Showdown Over Redistricting Looms at the Lone Star Corral

Even before GOP decides on redistricting plan Democrats vow to contest the new map.

AP/Eric Gay
A Texas state representative, Carl Tepper, during a redistricting hearing at the Texas Capitol, July 24, 2025, at Austin. AP/Eric Gay

Texas Republicans haven’t even yet decided on a redistricting plan for the state’s congressional districts, and the Democrats are already vowing to contest the new map — whatever it turns out to be — in the courts. President Obama is even planning a fundraiser in August at the People’s Republic of Martha’s Vineyard to solicit spondulix to pay for the prospective litigation. Supreme Court precedents, though, bode ill for these legal challenges.

The Lone Star State GOP isn’t shy about the point of its proposed new map, calling it “an essential step to preserving GOP control in Congress.” President Trump, with an eye on the midterms, has advised that a “very simple redrawing” of the Texas map could add five seats to the narrow House GOP majority. Democrats are irate over the remap, with Governors Newsom and Hochul eyeing partisan gerrymanders in their own states to parry Texas’s move. 

Lone Star Democrats could also boycott the legislative session weighing the redistricting, which could deny the GOP a quorum. Conflict over partisan district maps, though, is nearly as old as the Republic. One rhubarb arose in 1812 over Governor Gerry’s convoluted Massachusetts map. One of the Bay State’s curiously drawn districts caught the eye of an editorial cartoonist who noted its resemblance to a salamander, and the “Gerrymander” was born. 

Today, critics contend that “making many congressional districts safely Democratic or Republican” makes elections less competitive and “serves the interests of hyper-partisan candidates, thus contributing to political polarization and gridlock,” as Bloomberg’s Greg Giroux puts it. Be that as it may, it would seem to be up to the voters, as opposed to judges, to decide whether latter-day gerrymanders pass muster. 

That, at least, is the upshot of the Supreme Court decision in Rucho v. Common Cause. In that case, the Nine looked at two states’ purportedly partisan district maps. Lower courts found that North Carolina’s map was discriminatory to Democrats, and that Maryland’s map mistreated Republicans. Chief Justice Roberts, writing for a majority of five, disagreed, saying gerrymandering poses “political questions beyond the reach of the federal courts.” 

The high court’s judicial modesty in this matter came despite concerns that, as the chief justice put it, “excessive partisanship in districting leads to results that reasonably seem unjust.” Even so, he added, that “does not mean that the solution lies with the federal judiciary.” After all, Chief Justice Roberts explained, how would unelected judges decide what constitutes an unfair map? Do maps, say, need an even distribution of party members in each district? 

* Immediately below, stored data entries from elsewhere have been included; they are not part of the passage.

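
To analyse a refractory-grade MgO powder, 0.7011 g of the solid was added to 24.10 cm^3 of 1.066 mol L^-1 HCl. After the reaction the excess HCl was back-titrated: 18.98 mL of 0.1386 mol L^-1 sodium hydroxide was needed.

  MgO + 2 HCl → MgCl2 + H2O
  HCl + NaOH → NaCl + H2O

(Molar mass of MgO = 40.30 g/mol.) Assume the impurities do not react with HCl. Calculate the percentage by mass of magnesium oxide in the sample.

n(HCl) added = 0.02410 × 1.066 = 0.02569 mol
n(NaOH) used in back-titration = 0.01898 × 0.1386 = 2.631 × 10^-3 mol
n(HCl) left over = 2.631 × 10^-3 mol (1:1 ratio)
n(HCl) consumed by analyte = 0.02569 − 2.631 × 10^-3 = 0.02306 mol
From the 1:2 ratio, n(MgO) = 1/2 × 0.02306 = 0.01153 mol
mass of MgO = 0.01153 × 40.30 = 0.4647 g
% MgO = 0.4647 / 0.7011 × 100 = 66.28 %

66.28 %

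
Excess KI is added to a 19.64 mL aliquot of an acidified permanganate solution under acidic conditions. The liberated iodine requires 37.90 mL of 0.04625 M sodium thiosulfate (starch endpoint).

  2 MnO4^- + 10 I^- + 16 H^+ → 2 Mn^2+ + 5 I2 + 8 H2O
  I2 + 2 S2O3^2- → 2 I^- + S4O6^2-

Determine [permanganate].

0.01785 M

n(S2O3^2-) = 0.03790 × 0.04625 = 1.753 × 10^-3 mol
n(I2) = n(S2O3^2-)/2 = 8.764 × 10^-4 mol
From the 2:5 ratio, n(MnO4^-) in the aliquot = 2/5 × 8.764 × 10^-4 = 3.506 × 10^-4 mol
[MnO4^-] = 3.506 × 10^-4 / 0.01964 = 0.01785 mol/L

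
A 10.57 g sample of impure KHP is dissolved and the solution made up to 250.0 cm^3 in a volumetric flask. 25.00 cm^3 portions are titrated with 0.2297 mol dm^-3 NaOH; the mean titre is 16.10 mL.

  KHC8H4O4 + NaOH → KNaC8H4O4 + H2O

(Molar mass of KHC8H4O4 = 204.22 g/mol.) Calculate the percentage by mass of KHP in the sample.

n(NaOH) per titration = 0.01610 × 0.2297 = 3.698 × 10^-3 mol
n(KHC8H4O4) in each aliquot = 3.698 × 10^-3 mol (1:1 ratio)
n(KHC8H4O4) in the whole flask = 3.698 × 10^-3 × 250.0/25.00 = 0.03698 mol
mass of KHC8H4O4 = 0.03698 × 204.22 = 7.552 g
% KHC8H4O4 = 7.552 / 10.57 × 100 = 71.45 %

71.45 %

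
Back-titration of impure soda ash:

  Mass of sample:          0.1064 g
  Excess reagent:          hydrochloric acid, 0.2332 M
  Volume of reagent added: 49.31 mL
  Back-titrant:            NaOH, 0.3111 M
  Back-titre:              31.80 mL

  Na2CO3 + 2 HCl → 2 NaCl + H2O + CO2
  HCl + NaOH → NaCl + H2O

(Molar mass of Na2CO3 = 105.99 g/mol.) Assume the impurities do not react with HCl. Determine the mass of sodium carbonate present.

0.08512 g

n(HCl) added = 0.04931 × 0.2332 = 0.01150 mol
n(NaOH) used in back-titration = 0.03180 × 0.3111 = 9.893 × 10^-3 mol
n(HCl) left over = 9.893 × 10^-3 mol (1:1 ratio)
n(HCl) consumed by analyte = 0.01150 − 9.893 × 10^-3 = 1.606 × 10^-3 mol
From the 1:2 ratio, n(Na2CO3) = 1/2 × 1.606 × 10^-3 = 8.031 × 10^-4 mol
mass of Na2CO3 = 8.031 × 10^-4 × 105.99 = 0.08512 g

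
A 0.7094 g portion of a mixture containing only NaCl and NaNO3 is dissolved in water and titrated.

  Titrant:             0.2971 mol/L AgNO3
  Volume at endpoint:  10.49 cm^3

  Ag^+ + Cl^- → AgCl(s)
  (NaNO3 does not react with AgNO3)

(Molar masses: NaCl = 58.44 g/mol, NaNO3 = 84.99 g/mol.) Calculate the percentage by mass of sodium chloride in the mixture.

25.67 %

n(AgNO3) = 0.01049 × 0.2971 = 3.117 × 10^-3 mol
Let x = n(NaCl), y = n(NaNO3).
Titrant: 1x = 3.117 × 10^-3;  mass: 58.44x + 84.99y = 0.7094
Solving, x = 3.117 × 10^-3 mol, y = 6.204 × 10^-3 mol
mass of NaCl = 3.117 × 10^-3 × 58.44 = 0.1821 g
% NaCl = 0.1821 / 0.7094 × 100 = 25.67 %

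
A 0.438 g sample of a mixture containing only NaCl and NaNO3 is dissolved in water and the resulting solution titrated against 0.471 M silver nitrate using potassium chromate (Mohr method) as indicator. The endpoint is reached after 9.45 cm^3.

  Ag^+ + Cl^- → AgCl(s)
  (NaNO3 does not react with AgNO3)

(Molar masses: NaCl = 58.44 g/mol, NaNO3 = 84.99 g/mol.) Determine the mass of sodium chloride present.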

If not, how far can the maps diverge from the “median”? Chief Justice Roberts finds “federal judges have no license to reallocate political power between the two major political parties.” Those — like the Democrats in Texas, champing at the bit to file litigation — who want judges to overrule legislators when it comes to drawing districts envision “an unprecedented expansion of judicial power,” Chief Justice Roberts concludes. 

The Rucho precedent suggests that federal litigation over the Texas maps could lead to a dead end. Nor would federal civil rights legislation appear to offer the Democrats much succor, despite Congressman Greg Casar’s claim that, in the remapping, Mr. Trump was trying “to rip the Voting Rights Act to shreds.” After all, the GOP’s proposed map adds a majority-Hispanic district, bringing Texas’s total to eight, and creates two new majority-Black districts.

Letting judges decide the fairness of partisan gerrymanders, Chief Justice Roberts warns, would be meddling in “one of the most intensely partisan aspects of American political life” — an “intervention” that “would be unlimited in scope and duration.” Democrats today can mark his suggestion that Congress is able to set standards in this arena: “The avenue for reform established by the Framers, and used by Congress in the past, remains open.”